A friend posted today on one of my favorite topics - which decade is "better" age-wise, the roaring twenties, or stable thirties?
It's a good piece and immediately begs the question "what does better actually mean"?
I will tell you that I am happier and more fulfilled now than I have ever been, but I can't put my finger on exactly why I would refer to this decade as better.
Evie, the author, points out the seemingly obvious trade offs. As a paraphrased example, feeling truly and desperately alone after a breakup in your twenties versus rarely enjoying five peaceful minutes of alone time in a locked bathroom when you have little kids, for example.

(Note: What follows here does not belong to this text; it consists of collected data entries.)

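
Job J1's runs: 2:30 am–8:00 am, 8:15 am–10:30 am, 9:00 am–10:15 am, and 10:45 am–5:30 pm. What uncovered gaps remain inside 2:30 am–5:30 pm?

Covered (merged): 2:30 am–8:00 am, 8:15 am–10:30 am, 10:45 am–5:30 pm.
Complement within 2:30 am–5:30 pm: 8:00 am–8:15 am, 10:30 am–10:45 am.

8:00 am–8:15 am, 10:30 am–10:45 am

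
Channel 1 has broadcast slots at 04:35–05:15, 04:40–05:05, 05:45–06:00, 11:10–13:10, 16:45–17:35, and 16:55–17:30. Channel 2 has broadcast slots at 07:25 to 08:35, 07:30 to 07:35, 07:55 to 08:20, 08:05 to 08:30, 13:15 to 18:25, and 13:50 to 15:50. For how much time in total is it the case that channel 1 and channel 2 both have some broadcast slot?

50 min

First set merges to 04:35-05:15, 05:45-06:00, 11:10-13:10, 16:45-17:35.
Second set merges to 07:25-08:35, 13:15-18:25.
A ∩ B = 16:45-17:35.
Total: 50 min.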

When I think of who I was, personally and professionally, in my twenties, juxtaposed against the person I am now, I have no sense of regret. I always live my life as fully and honestly as I can. I make decisions and I don't look back. If I make a mistake, I convince myself it was a necessary and teachable moment. I move on.
Evie makes a point about wanting to pull back some personal time and it's not lost on me.
My biggest issue with the current decade is that with little kids, there aren't enough hours in the day to do what I want, and so I am forced to compromise with my own wants and needs. I like projects - writing, entertaining, discussing politics and other things that really don't matter for endless hours over too much wine ...
Still, you couldn't pay me to be 24 again. Have you seen Girls? The slightly more realistic Sex and the City type show about twentysomethings in NYC attempting to live the dream?
It's taken me the better part of the last decade to resolve my inner Carrie Bradshaw. I find Girls to be an hilarious expose on why being a woman in her twenties is comically and emotionally BRUTAL - even if you're pretty and popular and smart and thin. Or ... not so much. Lena Dunham is a real-life genius so definitely tune in to season two later this month if you are so inclined.
I love the 36 year-old me more than any other me. I'm not as hot as I used to be (working on that), but I'm smarter, happier and have more money and more responsibilties in all areas of my life, than I did in my twenties.
A lot of pain and growth went into the last decade and I wrote about it so I can remember it all one day. Here are my thoughts:
I love my life and I sincerely hope I feel exactly the same way when I turn 40 three years and five months from now. And, I hope I'm still enthusiastically inclined to tell you about it.